Opfer überlebte knapp
Staatsanwalt Johannes Winklhofer sieht den versuchten Mord allerdings erfüllt. Das Opfer (29), ein Landsmann des Angeklagten, erlitt Stichwunden am Hals, im Oberkörper und im Oberbauch. Die Hauptschlagader im Hals wurde nur knapp verfehlt. Überlebt habe der Insasse nur, weil er sich auf ein Stockbett flüchtete und der dritte Beteiligte versuchte, mit Bettlaken die Blutung zu stillen.

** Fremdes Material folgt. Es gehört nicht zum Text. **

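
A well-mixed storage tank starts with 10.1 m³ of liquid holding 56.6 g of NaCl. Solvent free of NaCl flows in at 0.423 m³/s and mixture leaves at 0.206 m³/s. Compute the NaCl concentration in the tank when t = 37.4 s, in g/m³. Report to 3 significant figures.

Total volume: dV/dt = Q_in − Q_out = 0.21700 m³/s, so V(t) = 10.1 + 0.21700 t and V(37.4) = 18.216 m³.
No NaCl enters, so dm/dt = −Q_out · (m/V).
Separate: dm/m = −Q_out dt/V(t) ⇒ ln(m/m₀) = −(Q_out/(Q_in−Q_out)) ln(V/V₀).
m = m₀ (V₀/V)^(Q_out/(Q_in−Q_out)) = 56.6 × (10.1/18.216)^(0.94931) = 32.335 g.
C = m/V = 32.335/18.216 = 1.7751 g/m³.

1.78 g/m³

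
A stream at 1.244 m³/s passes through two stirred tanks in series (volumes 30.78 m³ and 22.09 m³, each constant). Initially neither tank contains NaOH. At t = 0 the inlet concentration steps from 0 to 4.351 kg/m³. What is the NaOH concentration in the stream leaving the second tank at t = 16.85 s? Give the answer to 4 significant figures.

0.8334 kg/m³

Species balance on tank i: dCᵢ/dt = (Cᵢ₋₁ − Cᵢ)/τᵢ with τᵢ = Vᵢ/Q.
τ₁ = 30.78/1.244 = 24.7428 s; τ₂ = 22.09/1.244 = 17.7572 s.
Solving the cascade with C₁(0)=C₂(0)=0 gives C₂(t) = C_in[1 − (τ₁ e^(−t/τ₁) − τ₂ e^(−t/τ₂))/(τ₁ − τ₂)].
At t = 16.85: e^(−t/τ₁) = 0.506107, e^(−t/τ₂) = 0.387163.
C₂ = 4.351·[1 − (24.7428·0.506107 − 17.7572·0.387163)/(6.98553)] = 4.351·0.191538 = 0.833380 kg/m³.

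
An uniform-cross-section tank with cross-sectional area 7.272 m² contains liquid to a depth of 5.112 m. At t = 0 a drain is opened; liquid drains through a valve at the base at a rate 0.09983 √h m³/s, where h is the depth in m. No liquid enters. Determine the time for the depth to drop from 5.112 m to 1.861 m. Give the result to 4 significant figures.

Accumulation of liquid (constant cross-section A): A dh/dt = −0.09983 √h.
∫ h^(−1/2) dh = −(0.09983/A) ∫ dt, giving 2√h = 2√h₀ − (0.09983/A) t.
t = 2A(√h₀ − √h)/0.09983 = 2·7.272·(√5.112 − √1.861)/0.09983
  = 14.5440 × (2.26097 − 1.36418) / 0.09983 = 130.651 s.

130.7 s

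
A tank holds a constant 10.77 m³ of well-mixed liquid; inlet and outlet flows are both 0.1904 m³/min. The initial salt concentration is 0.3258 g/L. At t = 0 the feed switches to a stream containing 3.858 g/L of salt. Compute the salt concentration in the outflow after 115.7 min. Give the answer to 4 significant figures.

3.401 g/L

Unsteady species balance (constant V, well mixed): V dC/dt = Q(C_in − C).
Rewrite as dC/dt + C/τ = C_in/τ, τ = V/Q = 56.5651 min.
This is linear first-order; C(t) = C_in + (C₀ − C_in) e^(−t/τ).
C(115.7) = 3.858 + (0.3258 − 3.858)·e^(−115.7/56.5651) = 3.858 + (-3.53220)·0.129325 = 3.40120 g/L.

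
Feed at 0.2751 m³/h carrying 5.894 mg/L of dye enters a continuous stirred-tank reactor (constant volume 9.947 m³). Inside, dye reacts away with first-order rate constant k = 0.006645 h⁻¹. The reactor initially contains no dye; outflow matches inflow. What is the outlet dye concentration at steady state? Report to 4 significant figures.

4.752 mg/L

Accumulation = in − out − consumed: V dC/dt = Q C_in − Q C − k V C.
Steady state (dC/dt = 0): C_ss = Q C_in/(Q + kV) = C_in/(1 + kV/Q).
C_ss = 0.2751·5.894/(0.2751 + 0.006645·9.947) = 1.62144/0.341198 = 4.75220 mg/L.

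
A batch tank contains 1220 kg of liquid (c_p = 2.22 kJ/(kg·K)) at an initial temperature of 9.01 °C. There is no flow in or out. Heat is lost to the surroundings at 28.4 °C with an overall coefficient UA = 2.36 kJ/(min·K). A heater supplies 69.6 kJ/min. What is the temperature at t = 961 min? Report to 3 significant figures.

M c_p dT/dt = −UA(T − T_amb) + Q̇.
dT/dt = (T_ss − T)/τ with T_ss = T_amb + Q̇/UA = 28.4 + 69.6/2.36 = 57.892 °C, τ = M c_p/UA = 1220·2.22/2.36 = 1147.6 min.
T approaches T_ss exponentially: T(t) = T_ss + (T₀ − T_ss) e^(−t/τ).
T(961) = 57.892 + (-48.882)·0.43284 = 36.733 °C.

36.7 °C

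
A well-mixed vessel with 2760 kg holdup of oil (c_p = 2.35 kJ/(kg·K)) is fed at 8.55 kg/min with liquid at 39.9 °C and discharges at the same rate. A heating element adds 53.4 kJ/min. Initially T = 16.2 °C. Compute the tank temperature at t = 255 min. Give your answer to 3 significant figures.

30.6 °C

Unsteady energy balance on the tank contents: M c_p dT/dt = ṁ c_p (T_in − T) + 53.4.
τ = M/ṁ = 322.81 min; T_ss = T_in + Q̇/(ṁ c_p) = 39.9 + 53.4/(8.55·2.35) = 42.558 °C.
This is linear first-order; T(t) = T_ss + (T₀ − T_ss) e^(−t/τ).
T(255) = 42.558 + (-26.358)·e^(−255/322.81) = 42.558 + (-26.358)·0.45387 = 30.595 °C.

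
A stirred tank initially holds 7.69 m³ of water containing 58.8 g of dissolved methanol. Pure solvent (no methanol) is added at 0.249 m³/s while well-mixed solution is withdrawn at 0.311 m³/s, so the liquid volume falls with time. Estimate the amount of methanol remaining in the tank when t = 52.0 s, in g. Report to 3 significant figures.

3.85 g

Let m(t) be the amount of methanol. Volume: V(t) = V₀ + (Q_in − Q_out) t = 7.69 − 0.062000 t; V(52.0) = 4.4660 m³.
Solute balance: dm/dt = 0 − Q_out C = −Q_out m/V(t).
Separate: dm/m = −Q_out dt/V(t) ⇒ ln(m/m₀) = −(Q_out/(Q_in−Q_out)) ln(V/V₀).
m = m₀ (V₀/V)^(Q_out/(Q_in−Q_out)) = 58.8 × (7.69/4.4660)^(-5.0161) = 3.8506 g.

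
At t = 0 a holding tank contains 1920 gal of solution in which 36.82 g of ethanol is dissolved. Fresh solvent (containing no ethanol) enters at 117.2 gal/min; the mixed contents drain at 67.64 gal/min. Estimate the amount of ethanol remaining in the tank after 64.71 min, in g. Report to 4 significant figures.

9.636 g

Total volume: dV/dt = Q_in − Q_out = 49.5600 gal/min, so V(t) = 1920 + 49.5600 t and V(64.71) = 5127.03 gal.
No ethanol enters, so dm/dt = −Q_out · (m/V).
Separate: dm/m = −Q_out dt/V(t) ⇒ ln(m/m₀) = −(Q_out/(Q_in−Q_out)) ln(V/V₀).
m = m₀ (V₀/V)^(Q_out/(Q_in−Q_out)) = 36.82 × (1920/5127.03)^(1.36481) = 9.63617 g.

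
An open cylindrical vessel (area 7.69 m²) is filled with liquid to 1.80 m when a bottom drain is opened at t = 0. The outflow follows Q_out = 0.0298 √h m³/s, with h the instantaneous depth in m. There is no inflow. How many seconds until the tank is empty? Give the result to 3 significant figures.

With no inflow, A dh/dt = −0.0298 √h.
∫ h^(−1/2) dh = −(0.0298/A) ∫ dt, giving 2√h = 2√h₀ − (0.0298/A) t.
Set h = 0: 2√h₀ = (0.0298/A) t_empty ⇒ t_empty = 2A√h₀/0.0298.
t_empty = 2·7.69·√1.80/0.0298 = 15.380·1.3416/0.0298 = 692.43 s.

692 s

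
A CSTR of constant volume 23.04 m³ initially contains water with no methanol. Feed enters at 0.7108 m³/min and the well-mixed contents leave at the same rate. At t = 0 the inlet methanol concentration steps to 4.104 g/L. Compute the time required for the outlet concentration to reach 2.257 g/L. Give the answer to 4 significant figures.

Unsteady species balance (constant V, well mixed): V dC/dt = Q(C_in − C), so τ = V/Q = 32.4142 min.
C(t) = C_in + (C₀ − C_in) e^(−t/τ). Set C = 2.257 and solve for t:
e^(−t/τ) = (C − C_in)/(C₀ − C_in) = (2.257 − 4.104)/(0 − 4.104) = 0.450049
t = −τ ln(…) = 32.4142 × 0.798399 = 25.8795 min.

25.88 min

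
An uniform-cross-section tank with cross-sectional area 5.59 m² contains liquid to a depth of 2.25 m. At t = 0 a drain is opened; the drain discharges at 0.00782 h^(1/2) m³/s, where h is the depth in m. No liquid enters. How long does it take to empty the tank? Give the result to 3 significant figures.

A dh/dt = −Q_out = −0.00782 √h.
This is separable: 2 d(√h)/dt = −0.00782/A, so √h = √h₀ − (0.00782/(2A)) t.
Set h = 0: 2√h₀ = (0.00782/A) t_empty ⇒ t_empty = 2A√h₀/0.00782.
t_empty = 2·5.59·√2.25/0.00782 = 11.180·1.5000/0.00782 = 2144.5 s.

2140 s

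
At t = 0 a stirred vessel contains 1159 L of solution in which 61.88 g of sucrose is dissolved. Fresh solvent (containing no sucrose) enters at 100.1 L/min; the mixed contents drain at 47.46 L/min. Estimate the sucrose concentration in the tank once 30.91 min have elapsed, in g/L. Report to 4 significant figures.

0.01007 g/L

Let m(t) be the amount of sucrose. Volume: V(t) = V₀ + (Q_in − Q_out) t = 1159 + 52.6400 t; V(30.91) = 2786.10 L.
Solute balance: dm/dt = 0 − Q_out C = −Q_out m/V(t).
dm/m = −Q_out dt/(V₀ + 52.6400 t); integrating gives ln(m/m₀) = −(Q_out/(Q_in−Q_out)) ln(V/V₀).
m = m₀ (V₀/V)^(Q_out/(Q_in−Q_out)) = 61.88 × (1159/2786.10)^(0.901596) = 28.0621 g.
C = m/V = 28.0621/2786.10 = 0.0100722 g/L.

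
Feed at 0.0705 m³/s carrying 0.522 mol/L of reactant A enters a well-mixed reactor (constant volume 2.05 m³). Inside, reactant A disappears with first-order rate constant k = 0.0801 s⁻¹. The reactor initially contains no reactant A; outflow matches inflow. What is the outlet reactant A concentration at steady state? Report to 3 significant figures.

Species balance: V dC/dt = Q C_in − Q C − k V C.
Steady state (dC/dt = 0): C_ss = Q C_in/(Q + kV) = C_in/(1 + kV/Q).
C_ss = 0.0705·0.522/(0.0705 + 0.0801·2.05) = 0.036801/0.23470 = 0.15680 mol/L.

0.157 mol/L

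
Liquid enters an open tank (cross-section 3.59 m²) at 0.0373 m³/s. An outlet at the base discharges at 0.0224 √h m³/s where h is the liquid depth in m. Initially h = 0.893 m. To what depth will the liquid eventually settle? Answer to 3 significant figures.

Mass balance (ρ constant): A dh/dt = Q_in − 0.0224 √h. At steady state dh/dt = 0:
Q_in = 0.0224 √h_ss ⇒ √h_ss = 0.0373/0.0224 = 1.6652.
h_ss = 1.6652² = 2.7728 m. (Since h₀ = 0.893 m < h_ss, the level will rise toward this value.)

2.77 m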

Angeklagter beschuldigt Justizwache
„Meinen Sie nicht, er tritt Sie nur, weil er Angst vor Ihnen hatte und Sie auf Distanz halten wollte? Immerhin hatten sie zwei Waffen in der Hand.“ Außerdem soll das Opfer, um sich vor weiteren Stichen zu wehren, die Matratze vorgehalten haben. „Nur deswegen ist es nicht zu weiteren Verletzungen gekommen“, ist der Staatsanwalt überzeugt. Dem hält der Angeklagte entgegen und kritisiert die Justizwache: Sie haben nichts getan, obwohl sie alles verhindern hätten können!“, ist er erzürnt. Nun spricht der beisitzende Richter Andreas Rom ein Machtwort: „So ein Blödsinn! Für 100 Häftlinge sind dort gerade einmal drei Justizwachebeamte zuständig. Die können nicht stets zur Stelle sein!“ Staatsanwalt Winklhofer pflichtet dem bei: „Sowas habe ich noch nie gehört, dass die Justizwache schuld ist, wenn Täter zustechen! Hätten Sie doch einfach nicht zugestochen!“
Übrigens: Das Opfer und der zweite Mitinsasse zogen es vor, dem Gericht fernzubleiben.
Das Urteil: sechs Jahre und sechs Monate Freiheitsstrafe wegen absichtlich schwerer Körperverletzung, nicht rechtskräftig.